At the end of the first round of this year's presidential election, many people expressed concerns about the high number of invalid votes. The number of invalid votes in the first round was higher than the number of votes received by some candidates.
Despite these concerns and the criticisms aimed at them, the Elections Commission (EC) prepared for the second round with a resolve to improve the situation. However, the results of the second round showed that the number of invalid votes had increased in comparison to the first round. This marked the highest number of invalid votes cast in the history of elections held in the Maldives.
In the first round of elections, 4,835 votes were declared invalid, compared to 7,888 invalid votes counted in the second round. This accounts for 3 percent of the total number of votes cast in this election.
Deputy chief of the Elections Commission, Ismail Habeeb, expressed his concern and said that they will work to address this issue in the next election. Despite the EC's resolve to tackle this problem, they were unable to ascertain why the number of invalid votes were increased.
Looking at the invalid votes, most of the ballots were invalidated because there were more than one mark. Some of the ticks were doubled and sometimes there were an additional ridge on the mark.
Upon reviewing the invalid votes, it was observed that most of the ballots were deemed invalid because there were multiple marks. Some of the ticks were douled, and at times, there was an additional mark or ridge on the ballot.
Another issue observed was the inconsistency in practices used by different voting centers. While a vote might be invalid in one center because the mark is outside the allocated cell, another center may accept the vote as long as it does not cross into the cell allocated for the other candidate. Some centers deemed ballot papers invalid if the tick went even slightly out of the cell.

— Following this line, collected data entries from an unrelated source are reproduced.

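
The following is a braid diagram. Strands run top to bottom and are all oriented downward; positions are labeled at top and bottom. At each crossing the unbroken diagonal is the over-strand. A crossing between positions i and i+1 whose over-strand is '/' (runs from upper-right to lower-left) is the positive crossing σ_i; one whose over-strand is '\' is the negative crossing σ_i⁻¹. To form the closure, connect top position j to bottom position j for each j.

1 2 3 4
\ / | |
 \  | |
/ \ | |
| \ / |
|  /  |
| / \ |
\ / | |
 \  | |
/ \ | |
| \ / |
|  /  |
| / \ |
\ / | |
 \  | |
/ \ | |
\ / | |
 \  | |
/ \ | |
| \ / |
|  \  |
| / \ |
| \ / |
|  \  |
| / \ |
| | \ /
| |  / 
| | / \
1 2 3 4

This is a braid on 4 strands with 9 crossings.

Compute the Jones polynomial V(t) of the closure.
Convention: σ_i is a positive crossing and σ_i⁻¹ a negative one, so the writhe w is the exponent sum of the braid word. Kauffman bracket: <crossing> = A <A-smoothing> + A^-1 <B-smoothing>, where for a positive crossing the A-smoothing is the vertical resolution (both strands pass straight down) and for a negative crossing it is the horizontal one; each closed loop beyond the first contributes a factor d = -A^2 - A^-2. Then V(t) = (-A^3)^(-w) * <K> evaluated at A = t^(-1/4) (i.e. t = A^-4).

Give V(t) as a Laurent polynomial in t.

Reading the diagram top to bottom ('/'-over between positions i,i+1 = s_i, '\'-over = s_i^-1): braid word = s1^-1 s2 s1^-1 s2 s1^-1 s1^-1 s2^-1 s2^-1 s3.
The presented braid s1^-1 s2 s1^-1 s2 s1^-1 s1^-1 s2^-1 s2^-1 s3 on 4 strands reduces by inverse Markov moves (closure unchanged at each step):
  Destabilize: the word has the form β·s3 where s3 occurs only as the final letter (β ∈ B_3); drop it and the last strand → 3 strands.
Reduced to β = s1^-1 s2 s1^-1 s2 s1^-1 s1^-1 s2^-1 s2^-1 on 3 strands, 8 crossings.
Compute on β:
Braid: s1^-1 s2 s1^-1 s2 s1^-1 s1^-1 s2^-1 s2^-1 on 3 strands, 8 crossings.
Writhe w = (#positive) - (#negative) = 2 - 6 = -4.
Computing the Kauffman bracket via state sum. There are 2^8 = 256 states.
Smooth each crossing (0=||, 1=⌣⌢); contribution A^(Σ sign_k(1-2s_k)) * d^(L-1).
Tabulate the states by total A-exponent and number of loops L (A-exp: L × count):
  A^8: L=5 ×1
  A^6: L=4 ×8
  A^4: L=3 ×26, L=5 ×2
  A^2: L=2 ×41, L=4 ×15
  A^0: L=1 ×26, L=3 ×43, L=5 ×1
  A^-2: L=2 ×47, L=4 ×9
  A^-4: L=1 ×11, L=3 ×16, L=5 ×1
  A^-6: L=2 ×6, L=4 ×2
  A^-8: L=3 ×1
Each group contributes A^e * Σ count * d^(L-1):
Powers of d = -A^2 - A^-2: d^2 = A^4 + 2 + A^-4; d^3 = -A^6 - 3*A^2 - 3*A^-2 - A^-6; d^4 = A^8 + 4*A^4 + 6 + 4*A^-4 + A^-8.
  A^8 * (d^4) = A^16 + 4*A^12 + 6*A^8 + 4*A^4 + 1
  A^6 * (8*d^3) = -8*A^12 - 24*A^8 - 24*A^4 - 8
  A^4 * (26*d^2 + 2*d^4) = 2*A^12 + 34*A^8 + 64*A^4 + 34 + 2*A^-4
  A^2 * (41*d + 15*d^3) = -15*A^8 - 86*A^4 - 86 - 15*A^-4
  A^0 * (26 + 43*d^2 + d^4) = A^8 + 47*A^4 + 118 + 47*A^-4 + A^-8
  A^-2 * (47*d + 9*d^3) = -9*A^4 - 74 - 74*A^-4 - 9*A^-8
  A^-4 * (11 + 16*d^2 + d^4) = A^4 + 20 + 49*A^-4 + 20*A^-8 + A^-12
  A^-6 * (6*d + 2*d^3) = -2 - 12*A^-4 - 12*A^-8 - 2*A^-12
  A^-8 * (d^2) = A^-4 + 2*A^-8 + A^-12
Summing the groups: <K> = A^16 - 2*A^12 + 2*A^8 - 3*A^4 + 3 - 2*A^-4 + 2*A^-8
Normalise by the writhe: (-A^3)^(-w) = (-A^3)^(4) = A^12, so f(A) = A^12 * <K> = A^28 - 2*A^24 + 2*A^20 - 3*A^16 + 3*A^12 - 2*A^8 + 2*A^4.
Substitute A = t^(-1/4), i.e. A^e → t^(-e/4): V(t) = 2*t^-1 - 2*t^-2 + 3*t^-3 - 3*t^-4 + 2*t^-5 - 2*t^-6 + t^-7

Answer: 2*t^-1 - 2*t^-2 + 3*t^-3 - 3*t^-4 + 2*t^-5 - 2*t^-6 + t^-7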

This concern was also raised by international observers, who noted the inconsistency in practices across different voting centers. They observed instances where monitors and observers influenced the heads of centers to change valid votes into invalid ones.

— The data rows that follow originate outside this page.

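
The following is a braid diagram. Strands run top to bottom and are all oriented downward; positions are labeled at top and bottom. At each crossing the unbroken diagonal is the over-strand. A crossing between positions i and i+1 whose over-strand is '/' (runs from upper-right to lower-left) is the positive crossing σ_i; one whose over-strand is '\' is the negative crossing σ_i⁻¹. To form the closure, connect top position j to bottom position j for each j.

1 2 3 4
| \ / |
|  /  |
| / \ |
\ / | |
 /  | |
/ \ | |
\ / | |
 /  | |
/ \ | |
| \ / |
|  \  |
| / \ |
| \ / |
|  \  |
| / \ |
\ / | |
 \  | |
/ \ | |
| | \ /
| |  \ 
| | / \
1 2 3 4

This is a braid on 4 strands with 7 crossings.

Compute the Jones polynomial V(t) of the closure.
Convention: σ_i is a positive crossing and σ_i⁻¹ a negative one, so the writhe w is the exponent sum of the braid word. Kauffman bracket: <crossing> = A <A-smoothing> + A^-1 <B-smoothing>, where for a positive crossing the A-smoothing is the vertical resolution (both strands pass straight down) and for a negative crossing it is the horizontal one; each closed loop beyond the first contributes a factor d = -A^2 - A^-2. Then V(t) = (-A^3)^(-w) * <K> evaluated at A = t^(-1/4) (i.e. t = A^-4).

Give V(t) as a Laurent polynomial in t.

Reading the diagram top to bottom ('/'-over between positions i,i+1 = s_i, '\'-over = s_i^-1): braid word = s2 s1 s1 s2^-1 s2^-1 s1^-1 s3^-1.
The presented braid s2 s1 s1 s2^-1 s2^-1 s1^-1 s3^-1 on 4 strands reduces by inverse Markov moves (closure unchanged at each step):
  Destabilize: the word has the form β·s3^-1 where s3^-1 occurs only as the final letter (β ∈ B_3); drop it and the last strand → 3 strands.
Reduced to β = s2 s1 s1 s2^-1 s2^-1 s1^-1 on 3 strands, 6 crossings.
Compute on β:
Braid: s2 s1 s1 s2^-1 s2^-1 s1^-1 on 3 strands, 6 crossings.
Writhe w = (#positive) - (#negative) = 3 - 3 = 0.
Computing the Kauffman bracket via state sum. There are 2^6 = 64 states.
Each crossing splits two ways (0=vertical, 1=horizontal). The state's weight is A^(#A-smoothings - #B-smoothings) * d^(loops - 1).
Tabulate the states by total A-exponent and number of loops L (A-exp: L × count):
  A^6: L=2 ×1
  A^4: L=1 ×2, L=3 ×4
  A^2: L=2 ×13, L=4 ×2
  A^0: L=1 ×9, L=3 ×11
  A^-2: L=2 ×13, L=4 ×2
  A^-4: L=1 ×2, L=3 ×4
  A^-6: L=2 ×1
Each group contributes A^e * Σ count * d^(L-1):
Powers of d = -A^2 - A^-2: d^2 = A^4 + 2 + A^-4; d^3 = -A^6 - 3*A^2 - 3*A^-2 - A^-6.
  A^6 * (d) = -A^8 - A^4
  A^4 * (2 + 4*d^2) = 4*A^8 + 10*A^4 + 4
  A^2 * (13*d + 2*d^3) = -2*A^8 - 19*A^4 - 19 - 2*A^-4
  A^0 * (9 + 11*d^2) = 11*A^4 + 31 + 11*A^-4
  A^-2 * (13*d + 2*d^3) = -2*A^4 - 19 - 19*A^-4 - 2*A^-8
  A^-4 * (2 + 4*d^2) = 4 + 10*A^-4 + 4*A^-8
  A^-6 * (d) = -A^-4 - A^-8
Summing the groups: <K> = A^8 - A^4 + 1 - A^-4 + A^-8
Normalise by the writhe: (-A^3)^(-w) = (-A^3)^(0) = 1, so f(A) = 1 * <K> = A^8 - A^4 + 1 - A^-4 + A^-8.
Substitute A = t^(-1/4), i.e. A^e → t^(-e/4): V(t) = t^2 - t + 1 - t^-1 + t^-2

Answer: t^2 - t + 1 - t^-1 + t^-2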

The EC had given assurance that things will be resolved in the second round. In this regard, additional training was given to officials and the EC said that pens used for voting will be replaced so that voters will not feel the need to highlight their mark.
Although a bristle board was placed on the voting booth to make it easier for voters to mark the ballot, some of the ball point pens placed in some voting booths did not have running ink. Many of the invalid votes were marked by such pens.
As the second round of the election approached, several voices on social media claimed that there were no acceptable candidates. With a loss of confidence in politicians and bitter experiences from the past, many Maldivians wanted to say no to politicians. The "Team Baathil" movement, advocating for invalid votes, emerged from these sentiments.
One of the youth leading this effort said they wanted to express the view that none of the candidates were acceptable. They wanted to show that this was also a right. He believes that the Maldives should also have the opportunity to say "None of the Above" as is practiced in some countries where "None of the above" or voting to say there is no acceptable candidate is an option on the ballot paper.
"We want to say that their is no acceptable candidate for us. We do not want to choose between "bad" and "worse" he said.
Faris Maumoon who contested in the first round of election supported the movement and said manifestos had been thrown out of the window during the past 3 weeks and the fulfillment of the irresponsible pledges made by candidates were highly unlikely.
He said he had seen hatred, negative campaigns and discourse spread by both sides instead.
Faris said, "If we can get an adequate number of protest votes, that will be a strong message"
Elections chief Fuad Thaufeeq agrees with these sentiments. Fuad said that even though invalid votes do not impact on the outcome of the election, it conveys a good message to everyone.
Through this, "Team Baathil" secured 3 percent in this year's election and made their voices heard.